There was a very interesting post on the Maclean’s blog roster about an Access-to-Information request by one of their reporters that only took eight-and-a-half months to get a partial answer to, and the answer there isn’t all that pretty – that there was a concerted effort to say as little as possible. Meanwhile, the issue that he was asking after – the inquiry into the death of Canadian journalist Zahra Kazemi in Iran – seems to be going nowhere despite government assurances that they’re taking it seriously, and even with people who have information on her death coming forward. It was pointed out elsewhere that this paralysis of communication by the government does predate the Conservatives’ time in office, but it has become far worse in that time. It’s especially concerning, given that if you will recall, this was the government of “openness” and “accountability,” and that was going to be whiter than white about just how transparent they were going to be. But as has been demonstrated time and again, they’re far more opaque and closed than any government before them, and I fear that it just sets a precedent that makes it harder for future governments to back away from.
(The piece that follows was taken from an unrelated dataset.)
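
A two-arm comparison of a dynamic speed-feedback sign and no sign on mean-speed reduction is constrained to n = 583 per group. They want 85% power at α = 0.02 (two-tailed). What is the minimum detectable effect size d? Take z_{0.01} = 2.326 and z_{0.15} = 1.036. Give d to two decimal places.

For two independent groups of n = 583 each: d_min = (z_{α/2} + z_β)·√(2/n).
z-sum = 2.326 + 1.036 = 3.362.
d_min = 3.362 × √(2/583) = 3.362 × 0.0586 = 0.197.

d_min ≈ 0.20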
And finally, sombre news for Liberals on the Hill in that Jerry Yanover, one of their strategic gurus, passed away. It was said that, “Yanover is to Liberalism what Yoda is to the Jedi Council.” And while the party had been training a successor to Yanover when it comes to strategy and knowledge of all the rules and lore of the Hill, said successor has since been sidelined by a terminal illness. I am forced to wonder if this perhaps won't also have an impact on the timing of a fall election – with their strategic guru gone, will they feel as emboldened? There does seem to be a sense on the Hill that an old guard is moving on – especially up in the Press Gallery – but considering the calibre of party workers coming in to replace them, Kool-Aid drinkers who have little thought about civility and working together with other parties, but would rather score cheap points at every available opportunity – I’m not sure that it bodes well for the future.